PY: What major issue do we have in Australia that we ought to address to boost cultural diversity in the workplace?
DC: We have a culturally diverse population and workforce yet we find a disproportionately fewer people of ethnic origin (especially Asian) in the upper echelons. This suggests that there may be some unconscious cultural bias in our selection and promotion practices. We need to remove these if we are to fully leverage the cultural diversity available in our workforce.I suspect we need more awareness training as the bias is not conscious – many people may not be aware of their bias. Once the bias becomes conscious, it becomes much easier to address it.
A major struggle I think many Australians face is that we have European heritage but close proximity to Asia. Our growth prospects and therefore prosperity depends on ever closer ties with Asia and so our head says we should be part of Asia, but our heart says we should continue to align with our European origins. The reality is we are closest to Asia and our growth opportunities there are greater than elsewhere. We need to begin thinking of ourselves as being part of Asia and encouraging Asians to be part of Australia.

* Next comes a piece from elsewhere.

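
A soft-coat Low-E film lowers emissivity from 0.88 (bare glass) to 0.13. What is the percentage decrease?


Percentage reduction = (1 - coated/uncoated) * 100
  Ratio = 0.13 / 0.88 = 0.1477
  Reduction = (1 - 0.1477) * 100 = 85.2%

85.2%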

PY: What three things could local leaders do better to prepare their top teams for working across cultures – e.g. what would help local business wanting to be more active in Asia?
DC: It would be good to send employees on shorter ‘work experience’ stints to overseas locations on specific projects before asking them to transfer for longer periods to manage overseas operations. This would help them to acclimatise to the cultures before more permanent posting.Also, it helps to assess the of aptitude of possible ‘transferees’ for their ability to work within different cultures and provide training to address any identified gaps prior to sending people to work abroad. This approach would lead to a more effective experience. It is vital that transferring employees have some awareness of the differences between the norms, behaviours and customs of their home country and that of their destination before taking an overseas post for the first time.

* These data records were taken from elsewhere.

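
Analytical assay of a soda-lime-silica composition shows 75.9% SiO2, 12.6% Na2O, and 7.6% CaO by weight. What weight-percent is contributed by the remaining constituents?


Sum the three major oxides:
  SiO2 + Na2O + CaO = 75.9 + 12.6 + 7.6 = 96.1%
Subtract from 100%:
  Others = 100 - 96.1 = 3.9%

3.9%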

At Leighton we have had people working in Asia for 40 years so we have institutional knowledge of dozens of cultures. Many of our longer serving people have had 2-3 periods overseas in different locations, so it is very much part of our DNA.
PY: What advice would you give local leaders who have not worked aboard?
DC: I would say that ‘diversity of experience’ is critical to more effective problem solving and decision-making. If you want your business to trade or operate globally, or even just regionally, it is hard to understand other markets unless you have worked in them.Working abroad develops flexibility and agility – capabilities that are not so easily obtained by living and working in just one market. Working and living in many different cultural paradigms can help executives to generate a multitude of options for solving business challenges.
PY: Why do you think we have a culture of rejecting returned expats or newly arrived foreign skilled professionals until they have ‘proven themselves in the local market’?
DC: I do not believe that we reject them but I believe that often we do not value their capabilities as much as we should, especially if these experiences were gained in developing rather than developed markets. This is a particularly Australian phenomenon and has not been my experience or observation of how many other countries react to new arrivals or returning expats. It is probably driven by the fact that most Australian business are not global – they are mostly local and there is a lack of knowledge about overseas markets and the value that experience in these markets to Australian businesses. The hiring manager in Australia who has no overseas working experience may not know whether schools and institutions abroad are preparing people to be at the same standards as exist in Australia.